1. The team is small

Like, tiny. So tiny that most folks would scoff at us. Two people making things and shipping 1% improvements to the app every week? How can that be effective? But small teams are often way better than larger teams because there’s less bureaucracy, fewer meetings, and more time for actual work. There’s no tickets. Why do you need tickets? Is this thing important? Great, do it now. If it’s not, kick it to later. You can only do one thing at any given time and most big teams try to juggle ten thousand projects and that’s really what slows em down. So focus is more important than anything else.

2. The hard part is building stuff, not making decisions

Decision making is what slows down most teams. The endless slide decks, the pitch to leadership, the lack of trust in what they’re building. They’ll go round and round in big circles trying to convince everyone in the entire company that this is the right thing to do. (I have done this before! Never again!) Or they’ll spend weeks debating about whether we should be doing ticket 1 first or ticket 2 and 99% of the time that doesn’t matter in the slightest.

This is the most obvious thing to say in the world, but: the hard work should never be the bureaucracy, it should be designing things and solving technical problems. If the hard work ain’t the hard work, ya gotta bounce. Don’t kill yourself trying to tell people that.

3. Feedback every day

On the design front, I try to break up my week into work days and feedback days. On work days, I’m grinding out iterations of a design or polishing the final one. On feedback days, I’m just talking to people, getting their opinions and notes on how things should work, what the real problem is. When I joined Retool and started doing this I realized that one thing that had held me back from making design decisions in the past is that I would hide my work, not share it with others.
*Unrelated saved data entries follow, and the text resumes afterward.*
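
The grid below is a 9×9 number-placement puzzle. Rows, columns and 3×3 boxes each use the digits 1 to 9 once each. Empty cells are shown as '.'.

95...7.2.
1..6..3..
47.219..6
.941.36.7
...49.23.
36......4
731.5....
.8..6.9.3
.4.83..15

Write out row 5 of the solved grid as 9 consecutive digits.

R1C4 = 3: row 1 has {2,5,7,9}; col 4 has {1,2,4,6,8}; box has {1,2,6,7,9} → only 3 remains.
R2C2 = 2: row 2 has {1,3,6}; col 2 has {3,4,5,6,7,8,9}; box has {1,4,5,7,9} → only 2 remains.
R2C3 = 8: row 2 has {1,2,3,6}; col 3 has {1,4}; box has {1,2,4,5,7,9} → only 8 remains.
R2C5 = 4: row 2 has {1,2,3,6,8}; col 5 has {1,3,5,6,9}; box has {1,2,3,6,7,9} → only 4 remains.
R2C6 = 5: row 2 has {1,2,3,4,6,8}; col 6 has {3,7,9}; box has {1,2,3,4,6,7,9} → only 5 remains.
R2C9 = 9: row 2 has {1,2,3,4,5,6,8}; col 9 has {3,4,5,6,7}; box has {2,3,6} → only 9 remains.
R3C3 = 3: row 3 has {1,2,4,6,7,9}; col 3 has {1,4,8}; box has {1,2,4,5,7,8,9} → only 3 remains.
R5C2 = 1: row 5 has {2,3,4,9}; col 2 has {2,3,4,5,6,7,8,9}; box has {3,4,6,9} → only 1 remains.
R5C9 = 8: row 5 has {1,2,3,4,9}; col 9 has {3,4,5,6,7,9}; box has {2,3,4,6,7} → only 8 remains.
R7C4 = 9: row 7 has {1,3,5,7}; col 4 has {1,2,3,4,6,8}; box has {3,5,6,8} → only 9 remains.
R7C9 = 2: row 7 has {1,3,5,7,9}; col 9 has {3,4,5,6,7,8,9}; box has {1,3,5,9} → only 2 remains.
R8C4 = 7: row 8 has {3,6,8,9}; col 4 has {1,2,3,4,6,8,9}; box has {3,5,6,8,9} → only 7 remains.
R8C8 = 4: row 8 has {3,6,7,8,9}; col 8 has {1,2,3}; box has {1,2,3,5,9} → only 4 remains.
R9C6 = 2: row 9 has {1,3,4,5,8}; col 6 has {3,5,7,9}; box has {3,5,6,7,8,9} → only 2 remains.
R9C7 = 7: row 9 has {1,2,3,4,5,8}; col 7 has {2,3,6,9}; box has {1,2,3,4,5,9} → only 7 remains.
R1C3 = 6: row 1 has {2,3,5,7,9}; col 3 has {1,3,4,8}; box has {1,2,3,4,5,7,8,9} → only 6 remains.
R1C5 = 8: row 1 has {2,3,5,6,7,9}; col 5 has {1,3,4,5,6,9}; box has {1,2,3,4,5,6,7,9} → only 8 remains.
R1C9 = 1: row 1 has {2,3,5,6,7,8,9}; col 9 has {2,3,4,5,6,7,8,9}; box has {2,3,6,9} → only 1 remains.
R2C8 = 7: row 2 has {1,2,3,4,5,6,8,9}; col 8 has {1,2,3,4}; box has {1,2,3,6,9} → only 7 remains.
R4C5 = 2: row 4 has {1,3,4,6,7,9}; col 5 has {1,3,4,5,6,8,9}; box has {1,3,4,9} → only 2 remains.
R4C8 = 5: row 4 has {1,2,3,4,6,7,9}; col 8 has {1,2,3,4,7}; box has {2,3,4,6,7,8} → only 5 remains.
R5C1 = 5: row 5 has {1,2,3,4,8,9}; col 1 has {1,3,4,7,9}; box has {1,3,4,6,9} → only 5 remains.
R5C3 = 7: row 5 has {1,2,3,4,5,8,9}; col 3 has {1,3,4,6,8}; box has {1,3,4,5,6,9} → only 7 remains.
R5C6 = 6: row 5 has {1,2,3,4,5,7,8,9}; col 6 has {2,3,5,7,9}; box has {1,2,3,4,9} → only 6 remains.

517496238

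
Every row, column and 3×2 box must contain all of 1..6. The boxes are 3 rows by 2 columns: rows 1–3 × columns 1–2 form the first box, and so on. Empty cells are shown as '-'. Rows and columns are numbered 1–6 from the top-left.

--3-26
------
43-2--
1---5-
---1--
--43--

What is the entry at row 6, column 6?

1

row 1, column 1 = 5 (sole candidate).
row 1, column 2 = 1 (sole candidate).
row 1, column 4 = 4 (sole candidate).
row 3, column 5 = 1 (sole candidate).
row 3, column 6 = 5 (sole candidate).
row 4, column 4 = 6 (sole candidate).
row 6, column 5 = 6 (sole candidate).
row 2, column 4 = 5 (sole candidate).
row 3, column 3 = 6 (sole candidate).
row 4, column 3 = 2 (sole candidate).
row 5, column 3 = 5 (sole candidate).
row 6, column 1 = 2 (sole candidate).
row 6, column 2 = 5 (sole candidate).
row 6, column 6 = 1: row 6 has {2,3,4,5,6}; col 6 has {5,6}; box has {5,6} → only 1 remains.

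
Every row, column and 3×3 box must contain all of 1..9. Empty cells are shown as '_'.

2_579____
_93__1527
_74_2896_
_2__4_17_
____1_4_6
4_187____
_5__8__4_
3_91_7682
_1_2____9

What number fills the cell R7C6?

9

R2C5 = 6: row 2 has {1,2,3,5,7,9}; col 5 has {1,2,4,7,8,9}; box has {1,2,7,8,9} → only 6 remains.
R3C1 = 1: row 3 has {2,4,6,7,8,9}; col 1 has {2,3,4}; box has {2,3,4,5,7,9} → only 1 remains.
R3C9 = 3: row 3 has {1,2,4,6,7,8,9}; col 9 has {2,6,7,9}; box has {2,5,6,7,9} → only 3 remains.
R6C9 = 5: row 6 has {1,4,7,8}; col 9 has {2,3,6,7,9}; box has {1,4,6,7} → only 5 remains.
R7C9 = 1: row 7 has {4,5,8}; col 9 has {2,3,5,6,7,9}; box has {2,4,6,8,9} → only 1 remains.
R8C2 = 4: row 8 has {1,2,3,6,7,8,9}; col 2 has {1,2,5,7,9}; box has {1,3,5,9} → only 4 remains.
R8C5 = 5: row 8 has {1,2,3,4,6,7,8,9}; col 5 has {1,2,4,6,7,8,9}; box has {1,2,7,8} → only 5 remains.
R9C5 = 3: row 9 has {1,2,9}; col 5 has {1,2,4,5,6,7,8,9}; box has {1,2,5,7,8} → only 3 remains.
R9C7 = 7: row 9 has {1,2,3,9}; col 7 has {1,4,5,6,9}; box has {1,2,4,6,8,9} → only 7 remains.
R9C8 = 5: row 9 has {1,2,3,7,9}; col 8 has {2,4,6,7,8}; box has {1,2,4,6,7,8,9} → only 5 remains.
R1C7 = 8: row 1 has {2,5,7,9}; col 7 has {1,4,5,6,7,9}; box has {2,3,5,6,7,9} → only 8 remains.
R1C8 = 1: row 1 has {2,5,7,8,9}; col 8 has {2,4,5,6,7,8}; box has {2,3,5,6,7,8,9} → only 1 remains.
R1C9 = 4: row 1 has {1,2,5,7,8,9}; col 9 has {1,2,3,5,6,7,9}; box has {1,2,3,5,6,7,8,9} → only 4 remains.
R2C1 = 8: row 2 has {1,2,3,5,6,7,9}; col 1 has {1,2,3,4}; box has {1,2,3,4,5,7,9} → only 8 remains.
R2C4 = 4: row 2 has {1,2,3,5,6,7,8,9}; col 4 has {1,2,7,8}; box has {1,2,6,7,8,9} → only 4 remains.
R3C4 = 5: row 3 has {1,2,3,4,6,7,8,9}; col 4 has {1,2,4,7,8}; box has {1,2,4,6,7,8,9} → only 5 remains.
R4C9 = 8: row 4 has {1,2,4,7}; col 9 has {1,2,3,4,5,6,7,9}; box has {1,4,5,6,7} → only 8 remains.
R7C7 = 3: row 7 has {1,4,5,8}; col 7 has {1,4,5,6,7,8,9}; box has {1,2,4,5,6,7,8,9} → only 3 remains.
R9C1 = 6: row 9 has {1,2,3,5,7,9}; col 1 has {1,2,3,4,8}; box has {1,3,4,5,9} → only 6 remains.
R9C3 = 8: row 9 has {1,2,3,5,6,7,9}; col 3 has {1,3,4,5,9}; box has {1,3,4,5,6,9} → only 8 remains.
R9C6 = 4: row 9 has {1,2,3,5,6,7,8,9}; col 6 has {1,7,8}; box has {1,2,3,5,7,8} → only 4 remains.
R1C2 = 6: row 1 has {1,2,4,5,7,8,9}; col 2 has {1,2,4,5,7,9}; box has {1,2,3,4,5,7,8,9} → only 6 remains.
R1C6 = 3: row 1 has {1,2,4,5,6,7,8,9}; col 6 has {1,4,7,8}; box has {1,2,4,5,6,7,8,9} → only 3 remains.
R4C3 = 6: row 4 has {1,2,4,7,8}; col 3 has {1,3,4,5,8,9}; box has {1,2,4} → only 6 remains.
R5C3 = 7: row 5 has {1,4,6}; col 3 has {1,3,4,5,6,8,9}; box has {1,2,4,6} → only 7 remains.
R6C2 = 3: row 6 has {1,4,5,7,8}; col 2 has {1,2,4,5,6,7,9}; box has {1,2,4,6,7} → only 3 remains.
R6C7 = 2: row 6 has {1,3,4,5,7,8}; col 7 has {1,3,4,5,6,7,8,9}; box has {1,4,5,6,7,8} → only 2 remains.
R6C8 = 9: row 6 has {1,2,3,4,5,7,8}; col 8 has {1,2,4,5,6,7,8}; box has {1,2,4,5,6,7,8} → only 9 remains.
R7C1 = 7: row 7 has {1,3,4,5,8}; col 1 has {1,2,3,4,6,8}; box has {1,3,4,5,6,8,9} → only 7 remains.
R7C3 = 2: row 7 has {1,3,4,5,7,8}; col 3 has {1,3,4,5,6,7,8,9}; box has {1,3,4,5,6,7,8,9} → only 2 remains.
R5C2 = 8: row 5 has {1,4,6,7}; col 2 has {1,2,3,4,5,6,7,9}; box has {1,2,3,4,6,7} → only 8 remains.
R5C8 = 3: row 5 has {1,4,6,7,8}; col 8 has {1,2,4,5,6,7,8,9}; box has {1,2,4,5,6,7,8,9} → only 3 remains.
R6C6 = 6: row 6 has {1,2,3,4,5,7,8,9}; col 6 has {1,3,4,7,8}; box has {1,4,7,8} → only 6 remains.
R7C6 = 9: row 7 has {1,2,3,4,5,7,8}; col 6 has {1,3,4,6,7,8}; box has {1,2,3,4,5,7,8} → only 9 remains.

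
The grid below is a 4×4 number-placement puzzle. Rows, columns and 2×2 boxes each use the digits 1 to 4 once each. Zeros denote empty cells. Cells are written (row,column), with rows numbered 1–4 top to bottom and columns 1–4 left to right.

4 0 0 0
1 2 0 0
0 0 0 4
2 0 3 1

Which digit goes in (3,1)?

(1,2) = 3: row 1 has {4}; col 2 has {2}; box has {1,2,4} → only 3 remains.
(1,4) = 2: row 1 has {3,4}; col 4 has {1,4}; box has {} → only 2 remains.
(2,3) = 4: row 2 has {1,2}; col 3 has {3}; box has {2} → only 4 remains.
(2,4) = 3: row 2 has {1,2,4}; col 4 has {1,2,4}; box has {2,4} → only 3 remains.
(3,1) = 3: row 3 has {4}; col 1 has {1,2,4}; box has {2} → only 3 remains.

3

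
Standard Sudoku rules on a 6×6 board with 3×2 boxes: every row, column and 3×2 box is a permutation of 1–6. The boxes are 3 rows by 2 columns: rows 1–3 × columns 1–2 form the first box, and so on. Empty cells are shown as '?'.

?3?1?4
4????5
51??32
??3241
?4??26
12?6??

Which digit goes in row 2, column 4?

3

row 1, column 5 = 6: row 1 has {1,3,4}; col 5 has {2,3,4}; box has {2,3,4,5} → only 6 remains.
row 2, column 2 = 6: row 2 has {4,5}; col 2 has {1,2,3,4}; box has {1,3,4,5} → only 6 remains.
row 2, column 3 = 2: row 2 has {4,5,6}; col 3 has {3}; box has {1} → only 2 remains.
row 2, column 4 = 3: row 2 has {2,4,5,6}; col 4 has {1,2,6}; box has {1,2} → only 3 remains.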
I would wait for the big unveiling and only get feedback once every couple of weeks and that...is a terrible way to design things.

If I just show everyone the mess all the time then they’ll guide me in the right direction. They’ll show me the way.

4. One endless meeting

This one is harder because I believe in it and also I strongly don’t. But working in the office again, where an engineer can just turn to me and say “hey, what should I do here” and we can riff on things together, it just saves us so much time. Plus it helps me think more deeply about the design when I get their eyes on something quickly. I’ve worked remote for years and some people are super effective about learning when to communicate in slack, when to setup a meeting to chat through things, but man. Just turning to someone and pointing and saying “that’s not right” is better for me, I think? I hate the commute but the work is easier.

Someone on the team called this “one endless meeting” and I think that’s right. We should always be talking, always be iterating and not working in isolation. But I think this has more to do with the communication style of individuals than some big important lesson to take away here.

Anyway, this is all simple stuff. But sometimes the most simple thing is the least obvious thing when everyone is telling you otherwise.